I didn't make the connection at the time, but last fall, I started having some knee instability. A knee would almost feel like it was giving out unexpectedly at times. I got a tip from my GF on knee stability exercises, basically variations of tensing your quad muscles. That helped fix the knee stability right away, but if I stopped doing them, the instability would come back a couple weeks later. I chalked it up to getting older until I noticed I was having a hard time walking up the stairs in my house, as well as steep hills on the trails. My once strong quads had become super weak.
Since last July, I've averaged 80-85 mpw. Recently, I've been feeling like my butt muscles (glutes) have just been worn out, not able to recover. I think I've gotten too glute dominant. My glutes can't quite handle the load, and my quads got weak from disuse. In the past week, I've deliberately used my quads more, as I used to, and things have gotten better quickly. My quads are stronger, I can walk/run up the stairs in my house again.
I'm not sure I can say the whole experiment was a dud for me though, because my cadence is still a lower than before, which I like. But maybe my original form is still the best balance for me.
And the issue for me is that my running is currently dominated by the calves, which is unsustainable.
It might just be that you have very tight calves.
ihaveaquestion wrote:
And the issue for me is that my running is currently dominated by the calves, which is unsustainable.
Running is primarily a calf/hamstring activity.
Don't believe the nonsense about quads and glutes. There is an exercise form that targets exactly these two muscles instead of calves and hamstrings - it's called cycling (and glute activation in cycling is a huge thing, I just can't do it but look at pro riders it's the biggest muscle and they derive so much power from it).
ihaveaquestion wrote:
I want a serious answer
have someone run behind you and watch closely
ihaveaquestion wrote:
While running, I can feel my calves become sore while I feel nothing in my glutes. What exercises can I do to ensure my glutes are activating? How can I tell if they are activating?
Just because it's not sore doesn't mean you aren't using it.

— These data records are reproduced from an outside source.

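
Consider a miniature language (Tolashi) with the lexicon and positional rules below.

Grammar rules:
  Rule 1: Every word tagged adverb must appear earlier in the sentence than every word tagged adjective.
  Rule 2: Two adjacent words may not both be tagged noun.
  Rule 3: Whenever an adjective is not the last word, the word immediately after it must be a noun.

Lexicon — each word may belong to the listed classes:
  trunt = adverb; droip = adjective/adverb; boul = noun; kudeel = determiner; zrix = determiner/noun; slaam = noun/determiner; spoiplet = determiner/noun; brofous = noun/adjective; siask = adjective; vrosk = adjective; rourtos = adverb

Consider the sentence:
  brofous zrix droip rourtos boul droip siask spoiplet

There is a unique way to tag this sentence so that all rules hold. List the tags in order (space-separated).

Candidates per position — 1:brofous {noun,adjective}; 2:zrix {determiner,noun}; 3:droip {adjective,adverb}; 4:rourtos {adverb}; 5:boul {noun}; 6:droip {adjective,adverb}; 7:siask {adjective}; 8:spoiplet {determiner,noun}.
At position 1, choosing adjective makes rule 1 impossible to satisfy; hence noun.
At position 2, choosing noun makes rule 2 impossible to satisfy; hence determiner.
At position 3, choosing adjective makes rule 1 impossible to satisfy; hence adverb.
At position 6, choosing adjective makes rule 3 impossible to satisfy; hence adverb.
At position 8, choosing determiner makes rule 3 impossible to satisfy; hence noun.
The unique satisfying tagging is: noun determiner adverb adverb noun adverb adjective noun.
Rule-by-rule: rule 1 ok; rule 2 ok; rule 3 ok.

noun determiner adverb adverb noun adverb adjective noun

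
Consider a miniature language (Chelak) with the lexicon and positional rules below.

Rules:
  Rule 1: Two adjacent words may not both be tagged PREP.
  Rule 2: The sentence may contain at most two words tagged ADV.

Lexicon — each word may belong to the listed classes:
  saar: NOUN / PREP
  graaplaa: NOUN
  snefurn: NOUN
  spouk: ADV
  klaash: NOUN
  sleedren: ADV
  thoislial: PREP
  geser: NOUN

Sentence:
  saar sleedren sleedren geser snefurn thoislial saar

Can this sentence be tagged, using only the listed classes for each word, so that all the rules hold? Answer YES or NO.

Candidates per position — 1:saar {NOUN,PREP}; 2:sleedren {ADV}; 3:sleedren {ADV}; 4:geser {NOUN}; 5:snefurn {NOUN}; 6:thoislial {PREP}; 7:saar {NOUN,PREP}.
One satisfying assignment: NOUN ADV ADV NOUN NOUN PREP NOUN.
Verifying each rule — rule 1 satisfied; rule 2 satisfied.

YES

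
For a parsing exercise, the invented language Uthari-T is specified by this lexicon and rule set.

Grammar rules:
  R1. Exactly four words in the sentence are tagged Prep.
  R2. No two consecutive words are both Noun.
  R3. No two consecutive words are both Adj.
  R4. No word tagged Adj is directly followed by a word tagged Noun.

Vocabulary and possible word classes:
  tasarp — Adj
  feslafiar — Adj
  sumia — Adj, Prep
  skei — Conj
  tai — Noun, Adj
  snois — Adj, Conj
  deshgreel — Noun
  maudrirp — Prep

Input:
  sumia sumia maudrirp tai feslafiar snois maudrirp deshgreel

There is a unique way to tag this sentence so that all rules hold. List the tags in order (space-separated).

Prep Prep Prep Noun Adj Conj Prep Noun

Candidates per position — 1:sumia {Adj,Prep}; 2:sumia {Adj,Prep}; 3:maudrirp {Prep}; 4:tai {Noun,Adj}; 5:feslafiar {Adj}; 6:snois {Adj,Conj}; 7:maudrirp {Prep}; 8:deshgreel {Noun}.
If word 1 were Adj, no tagging could satisfy rule 1; so word 1 is Prep.
If word 2 were Adj, no tagging could satisfy rule 1; so word 2 is Prep.
If word 4 were Adj, no tagging could satisfy rule 3; so word 4 is Noun.
If word 6 were Adj, no tagging could satisfy rule 3; so word 6 is Conj.
That leaves exactly one tagging: Prep Prep Prep Noun Adj Conj Prep Noun.
Checking: rule 1 ✓; rule 2 ✓; rule 3 ✓; rule 4 ✓.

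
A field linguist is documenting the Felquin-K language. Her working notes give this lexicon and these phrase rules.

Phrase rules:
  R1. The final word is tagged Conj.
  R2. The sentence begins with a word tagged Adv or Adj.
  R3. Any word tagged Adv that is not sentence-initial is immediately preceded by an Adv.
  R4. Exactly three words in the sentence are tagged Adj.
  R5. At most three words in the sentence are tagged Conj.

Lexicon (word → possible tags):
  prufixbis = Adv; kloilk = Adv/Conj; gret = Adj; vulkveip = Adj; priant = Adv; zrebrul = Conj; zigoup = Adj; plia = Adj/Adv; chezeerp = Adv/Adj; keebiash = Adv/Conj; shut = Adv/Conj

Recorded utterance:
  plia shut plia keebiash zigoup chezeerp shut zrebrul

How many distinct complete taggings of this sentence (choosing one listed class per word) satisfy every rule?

Candidates per position — 1:plia {Adj,Adv}; 2:shut {Adv,Conj}; 3:plia {Adj,Adv}; 4:keebiash {Adv,Conj}; 5:zigoup {Adj}; 6:chezeerp {Adv,Adj}; 7:shut {Adv,Conj}; 8:zrebrul {Conj}.
There are 64 candidate sequences in total.
The sequences that satisfy every rule: Adv Adv Adj Conj Adj Adj Conj Conj.
Count = 1.

1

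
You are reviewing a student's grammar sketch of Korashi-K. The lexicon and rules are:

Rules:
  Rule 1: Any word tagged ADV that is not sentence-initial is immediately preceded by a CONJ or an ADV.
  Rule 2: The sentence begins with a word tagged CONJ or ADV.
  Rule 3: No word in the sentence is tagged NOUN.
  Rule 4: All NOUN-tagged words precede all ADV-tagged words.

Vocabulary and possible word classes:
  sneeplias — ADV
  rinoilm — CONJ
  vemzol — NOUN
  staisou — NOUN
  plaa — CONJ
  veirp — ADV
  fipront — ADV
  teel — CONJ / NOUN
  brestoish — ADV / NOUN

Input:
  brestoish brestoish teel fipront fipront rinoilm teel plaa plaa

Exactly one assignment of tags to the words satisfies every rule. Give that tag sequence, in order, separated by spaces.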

As for exercises: bring your knee out in front of you and then use some form of resistance while bringing it back down. Bonus points for exercises where your knee comes up high in front of you and then it ends up pointing towards the ground behind you.
Relax, “Firing the gluts”is a nonsense phrase. Anyone who runs or even stands, he’s gluts are working fine. If you feel your calves after running, most likely it’s them who are weak, not the gluts.
But in general to strengthen gluts do Mainly squats, deadlifts and Hip thrusts.
Ggggg wrote:
Relax, “Firing the gluts”is a nonsense phrase. Anyone who runs or even stands, he’s gluts are working fine. If you feel your calves after running, most likely it’s them who are weak, not the gluts.
But in general to strengthen gluts do Mainly squats, deadlifts and Hip thrusts.
I'm not so sure about this -- having weak glutes/hips can cause your calves to work overtime, especially if you are a forefoot runner.
I like to do things like squats, lunges, bridges pre-run to, excuse my phrasing, get my glutes firing. Is there any science to support that firing up the glutes is/isn't a thing? I mean I've worked with PT folks who have looked at my form. I have struggled with calves cramping or weakness and I notice a difference when I'm doing the pre-run stuff in where I feel it during the run. I think it really helps. I feel like I get my body to work more from the glutes/hip. Post-run, I like clamshells and leg extensions. Other mobility stuff is good too.
https://www.youtube.com/watch?v=WLc5MxAu4WQGlute bridges, single leg deadlift, clamshells are all good. For me, glutes not activating can result in knee pain.
If I get sore calves, it means I am landing too far forward on foot. Shifting landing slightly back, solves problem.